Unlike other welfare programs that have built-in restrictions on their use, “the great thing about the child allowance is it’s entirely flexible to those child care choices,” Hammond said. “It can let you hire a nanny or babysitter or it can let you afford a day care. There’s a big sort of potential for this to invigorate bottom-up civil society.”


Putting the child tax credit in place will come with some challenges. As part of the parameters of the bill, the IRS will set up a system for distribution, as well as an online portal that also allows parents to choose if they want the checks periodically or annually and adjust any changes in their status. That’s while the agency is also managing additional unemployment insurance payments, among other coronavirus-related responsibilities that are part of the relief package.

“The IRS has never been more involved in social policy and they are being straddled with an additional priority, one that they don’t have a lot of experience,” Hammond said. 

IRS Commissioner Charles Rettig said during a congressional hearing last month that the agency would need about $397 million to implement a monthly distribution of the credit.

“We not only need the funding to implement, to actually determine the requirements and to do the programming, but we also need the funding to staff and to train our staff to do it,” Retting said. 

To give the IRS time to adjust, checks will start to go out in July. How successfully that rolls out may impact the shape negotiations take in a year, when Democrats will push to make the change permanent. 

That has always been the goal of long-term advocates like DeLauro and is also Biden’s vision for the credit. 

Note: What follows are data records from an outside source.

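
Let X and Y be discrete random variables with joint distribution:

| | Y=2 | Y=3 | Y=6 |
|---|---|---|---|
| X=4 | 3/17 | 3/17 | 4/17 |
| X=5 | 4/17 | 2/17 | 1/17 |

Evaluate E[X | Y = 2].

32/7

P(Y = 2) = 7/17.
Σ X·P over the event = 4·(3/17) + 5·(4/17) = 32/17.
E[X | Y = 2] = (32/17) / (7/17) = 32/7.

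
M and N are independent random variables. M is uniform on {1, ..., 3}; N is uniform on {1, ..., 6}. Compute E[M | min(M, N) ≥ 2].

P(min(M, N) ≥ 2) = 5/9.
Summing M·P(x,y) over outcomes with min(M, N) ≥ 2 gives 25/18.
E[M | min(M, N) ≥ 2] = (25/18) / (5/9) = 5/2.

5/2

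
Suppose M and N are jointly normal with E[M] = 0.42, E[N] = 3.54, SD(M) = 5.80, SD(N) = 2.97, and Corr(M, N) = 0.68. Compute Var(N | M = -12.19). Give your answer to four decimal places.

For a bivariate normal, Var(N | M=x) = σ_N²(1 − ρ²).
Var(N | M=-12.19) = (2.97)²·(1 − (0.68)²) = 8.8209·0.5376 = 4.7421.

4.7421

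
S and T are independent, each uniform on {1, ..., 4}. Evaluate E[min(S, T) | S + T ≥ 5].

23/10

Outcomes with S + T ≥ 5: (1,4), (2,3), (2,4), (3,2), (3,3), (3,4), (4,1), (4,2), (4,3), (4,4), each with probability 1/16.
E[min(S, T) | S + T ≥ 5] = (1 + 2 + 2 + 2 + 3 + 3 + 1 + 2 + 3 + 4) / 10 = 23/10.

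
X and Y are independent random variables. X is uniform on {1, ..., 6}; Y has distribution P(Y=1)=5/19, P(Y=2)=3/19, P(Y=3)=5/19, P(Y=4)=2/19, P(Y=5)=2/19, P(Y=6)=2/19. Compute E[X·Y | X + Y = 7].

P(X + Y = 7) = 1/6.
Summing XY·P(x,y) over outcomes with X + Y = 7 gives 88/57.
E[X·Y | X + Y = 7] = (88/57) / (1/6) = 176/19.

176/19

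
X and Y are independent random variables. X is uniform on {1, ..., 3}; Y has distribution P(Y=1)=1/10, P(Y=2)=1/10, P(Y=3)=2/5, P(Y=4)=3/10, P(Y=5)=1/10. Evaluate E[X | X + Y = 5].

7/4

P(X + Y = 5) = 4/15.
Summing X·P(x,y) over outcomes with X + Y = 5 gives 7/15.
E[X | X + Y = 5] = (7/15) / (4/15) = 7/4.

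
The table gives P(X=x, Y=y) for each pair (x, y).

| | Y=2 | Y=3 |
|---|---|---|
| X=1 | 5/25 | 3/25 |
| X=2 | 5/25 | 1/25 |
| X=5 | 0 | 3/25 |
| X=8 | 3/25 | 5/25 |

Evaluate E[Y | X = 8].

P(X = 8) = 8/25.
Σ Y·P over the event = 2·(3/25) + 3·(5/25) = 21/25.
E[Y | X = 8] = (21/25) / (8/25) = 21/8.

21/8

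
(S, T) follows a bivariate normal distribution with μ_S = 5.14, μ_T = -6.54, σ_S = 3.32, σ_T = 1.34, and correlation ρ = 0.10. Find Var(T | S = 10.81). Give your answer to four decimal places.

Var(T | S=x) = (1 − ρ²)·σ_T².
Var(T | S=10.81) = (1.34)²·(1 − (0.10)²) = 1.7956·0.99 = 1.7776.

1.7776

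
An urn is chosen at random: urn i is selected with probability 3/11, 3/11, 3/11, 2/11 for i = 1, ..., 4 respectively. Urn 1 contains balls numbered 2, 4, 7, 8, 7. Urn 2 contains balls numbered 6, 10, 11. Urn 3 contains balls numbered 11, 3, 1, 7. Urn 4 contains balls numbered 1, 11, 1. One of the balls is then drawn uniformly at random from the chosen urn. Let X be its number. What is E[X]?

E[X | urn 1] = (2+4+7+8+7)/5 = 28/5.
E[X | urn 2] = (6+10+11)/3 = 9.
E[X | urn 3] = (11+3+1+7)/4 = 11/2.
E[X | urn 4] = (1+11+1)/3 = 13/3.
E[X] = (3/11)·(28/5) + (3/11)·(9) + (3/11)·(11/2) + (2/11)·(13/3) = 2069/330.

2069/330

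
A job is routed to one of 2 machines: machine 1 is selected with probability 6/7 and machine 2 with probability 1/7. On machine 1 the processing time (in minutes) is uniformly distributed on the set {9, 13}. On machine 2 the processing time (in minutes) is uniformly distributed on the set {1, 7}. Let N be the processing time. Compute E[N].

10

E[N | machine 1] = (9+13)/2 = 11.
E[N | machine 2] = (1+7)/2 = 4.
By the law of total expectation,
E[N] = (6/7)·(11) + (1/7)·(4) = 10.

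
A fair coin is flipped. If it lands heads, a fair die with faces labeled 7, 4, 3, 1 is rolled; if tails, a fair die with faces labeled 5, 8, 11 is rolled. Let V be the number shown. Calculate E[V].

47/8

E[V | heads] = (7+4+3+1)/4 = 15/4.
E[V | tails] = (5+8+11)/3 = 8.
E[V] = (1/2)·(15/4) + (1/2)·(8) = 47/8.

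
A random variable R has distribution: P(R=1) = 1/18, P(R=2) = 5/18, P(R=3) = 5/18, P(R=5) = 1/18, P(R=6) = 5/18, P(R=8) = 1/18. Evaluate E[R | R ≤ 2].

11/6

P(R ≤ 2) = 1/3.
Σ over the event: 1·1/18 + 2·5/18 = 11/18.
E[R | R ≤ 2] = (11/18) / (1/3) = 11/6.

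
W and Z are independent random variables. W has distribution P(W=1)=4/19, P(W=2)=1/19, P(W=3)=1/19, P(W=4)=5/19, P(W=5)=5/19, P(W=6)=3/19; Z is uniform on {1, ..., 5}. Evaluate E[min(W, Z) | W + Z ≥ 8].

145/38

P(W + Z ≥ 8) = 2/5.
Summing min(W,Z)·P(x,y) over outcomes with W + Z ≥ 8 gives 29/19.
E[min(W, Z) | W + Z ≥ 8] = (29/19) / (2/5) = 145/38.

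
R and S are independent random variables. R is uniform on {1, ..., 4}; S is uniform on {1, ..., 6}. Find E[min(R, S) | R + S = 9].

P(R + S = 9) = 1/12.
Summing min(R,S)·P(x,y) over outcomes with R + S = 9 gives 7/24.
E[min(R, S) | R + S = 9] = (7/24) / (1/12) = 7/2.

7/2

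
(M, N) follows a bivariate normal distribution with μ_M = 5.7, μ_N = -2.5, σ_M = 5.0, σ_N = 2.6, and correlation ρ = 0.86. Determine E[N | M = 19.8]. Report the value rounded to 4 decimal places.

E[N | M=x] = μ_N + ρ(σ_N/σ_M)(x − μ_M) for jointly normal variables.
E[N | M=19.8] = -2.5 + (0.86)·(2.6/5.0)·(19.8 − (5.7)) = -2.5 + (0.4472)·(14.1) = 3.8055.

3.8055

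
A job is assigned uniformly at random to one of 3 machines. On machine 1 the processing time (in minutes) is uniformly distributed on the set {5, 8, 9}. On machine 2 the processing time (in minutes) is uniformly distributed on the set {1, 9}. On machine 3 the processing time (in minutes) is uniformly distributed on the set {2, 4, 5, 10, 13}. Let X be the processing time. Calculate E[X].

287/45

E[X | machine 1] = (5+8+9)/3 = 22/3.
E[X | machine 2] = (1+9)/2 = 5.
E[X | machine 3] = (2+4+5+10+13)/5 = 34/5.
E[X] = (1/3)·(22/3) + (1/3)·(5) + (1/3)·(34/5) = 287/45.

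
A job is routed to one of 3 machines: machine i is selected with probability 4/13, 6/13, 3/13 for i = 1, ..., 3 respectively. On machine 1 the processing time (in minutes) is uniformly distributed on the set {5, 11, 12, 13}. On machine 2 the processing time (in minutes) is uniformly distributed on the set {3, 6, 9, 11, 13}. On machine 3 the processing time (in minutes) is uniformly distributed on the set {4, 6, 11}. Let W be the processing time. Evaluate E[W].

E[W | machine 1] = (5+11+12+13)/4 = 41/4.
E[W | machine 2] = (3+6+9+11+13)/5 = 42/5.
E[W | machine 3] = (4+6+11)/3 = 7.
By the law of total expectation,
E[W] = (4/13)·(41/4) + (6/13)·(42/5) + (3/13)·(7) = 562/65.

562/65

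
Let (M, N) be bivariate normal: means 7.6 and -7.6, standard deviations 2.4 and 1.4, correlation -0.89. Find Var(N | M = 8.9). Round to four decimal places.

0.4075

For a bivariate normal, Var(N | M=x) = σ_N²(1 − ρ²).
Var(N | M=8.9) = (1.4)²·(1 − (-0.89)²) = 1.96·0.2079 = 0.4075.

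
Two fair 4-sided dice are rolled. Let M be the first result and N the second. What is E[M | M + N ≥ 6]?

Outcomes with M + N ≥ 6: (2,4), (3,3), (3,4), (4,2), (4,3), (4,4), each with probability 1/16.
E[M | M + N ≥ 6] = (2 + 3 + 3 + 4 + 4 + 4) / 6 = 10/3.

10/3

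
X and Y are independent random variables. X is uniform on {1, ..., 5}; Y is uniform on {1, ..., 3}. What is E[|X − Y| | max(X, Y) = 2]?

2/3

Outcomes with max(X, Y) = 2: (1,2), (2,1), (2,2), each with probability 1/15.
E[|X − Y| | max(X, Y) = 2] = (1 + 1 + 0) / 3 = 2/3.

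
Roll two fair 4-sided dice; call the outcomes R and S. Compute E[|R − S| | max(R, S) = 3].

6/5

Outcomes with max(R, S) = 3: (1,3), (2,3), (3,1), (3,2), (3,3), each with probability 1/16.
E[|R − S| | max(R, S) = 3] = (2 + 1 + 2 + 1 + 0) / 5 = 6/5.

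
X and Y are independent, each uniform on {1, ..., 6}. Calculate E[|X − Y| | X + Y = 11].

P(X + Y = 11) = 1/18.
Summing |X−Y|·P(x,y) over outcomes with X + Y = 11 gives 1/18.
E[|X − Y| | X + Y = 11] = (1/18) / (1/18) = 1.

1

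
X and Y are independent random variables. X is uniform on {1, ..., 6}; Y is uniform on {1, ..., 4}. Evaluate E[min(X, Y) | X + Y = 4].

4/3

Outcomes with X + Y = 4: (1,3), (2,2), (3,1), each with probability 1/24.
E[min(X, Y) | X + Y = 4] = (1 + 2 + 1) / 3 = 4/3.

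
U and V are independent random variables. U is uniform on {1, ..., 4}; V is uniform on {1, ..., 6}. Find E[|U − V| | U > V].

P(U > V) = 1/4.
Summing |U−V|·P(x,y) over outcomes with U > V gives 5/12.
E[|U − V| | U > V] = (5/12) / (1/4) = 5/3.

5/3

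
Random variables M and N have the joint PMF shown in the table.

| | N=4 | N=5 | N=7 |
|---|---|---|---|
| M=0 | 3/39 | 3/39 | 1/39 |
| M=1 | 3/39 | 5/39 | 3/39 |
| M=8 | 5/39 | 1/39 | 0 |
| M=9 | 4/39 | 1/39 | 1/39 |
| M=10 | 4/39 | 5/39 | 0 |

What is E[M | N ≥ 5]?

P(N ≥ 5) = 20/39.
Σ M·P over the event = 0·(3/39) + 0·(1/39) + 1·(5/39) + 1·(3/39) + 8·(1/39) + 9·(1/39) + 9·(1/39) + 10·(5/39) = 28/13.
E[M | N ≥ 5] = (28/13) / (20/39) = 21/5.

21/5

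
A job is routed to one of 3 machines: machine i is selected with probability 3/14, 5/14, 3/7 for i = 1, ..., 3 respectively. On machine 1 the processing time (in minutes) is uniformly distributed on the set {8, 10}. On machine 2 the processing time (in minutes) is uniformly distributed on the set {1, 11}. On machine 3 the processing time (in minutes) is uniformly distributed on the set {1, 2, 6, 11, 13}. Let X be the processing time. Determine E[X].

69/10

E[X | machine 1] = (8+10)/2 = 9.
E[X | machine 2] = (1+11)/2 = 6.
E[X | machine 3] = (1+2+6+11+13)/5 = 33/5.
By the law of total expectation,
E[X] = (3/14)·(9) + (5/14)·(6) + (3/7)·(33/5) = 69/10.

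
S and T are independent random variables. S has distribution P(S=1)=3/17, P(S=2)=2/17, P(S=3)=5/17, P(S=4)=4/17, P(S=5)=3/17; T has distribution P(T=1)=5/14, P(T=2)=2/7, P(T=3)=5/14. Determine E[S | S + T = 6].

P(S + T = 6) = 4/17.
Summing S·P(x,y) over outcomes with S + T = 6 gives 107/119.
E[S | S + T = 6] = (107/119) / (4/17) = 107/28.

107/28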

Politically, Democrats will have somewhat of an advantage in that conversation because the checks will be both highly visible to families receiving them regularly and are likely to be very popular. This past year, there was wide, bipartisan support for stimulus payments. 

But any hiccups in the implementation of the expanded credit will open an avenue for Republicans like Sen. Mitt Romney, who have proposed different approaches to financing the credit. 

Romney’s plan would distribute the money through the Social Security Administration and pay for the expansion in the long term by eliminating the state and local tax deduction, which benefits high-income households disproportionately, and other programs, including Temporary Assistance for Needy Families, which gives cash assistance to low-income families with children. 

Some of those parameters will no doubt come up against opposition from Democrats, but in a split Congress, Republicans could have some influence. 

“A year from now when it’s up for renewal, it’ll be really important to have at least some kind of Republican Plan B or base of support for making it permanent and, importantly, having a strategy for paying for it,” Hammond said. 

DeLauro plans to return to her district in New Haven, Connecticut, this weekend and begin the work of reaching out to families who will benefit from the change. (First, though, she might celebrate with her husband.) 

She’s not naive, she said — there will be more to iron out a year from now, and other plans will be in the conversation. 

But, DeLauro added: “Whatever we need to do, we start today — as soon as the bill is signed. I’ll be happy to take on that fight.”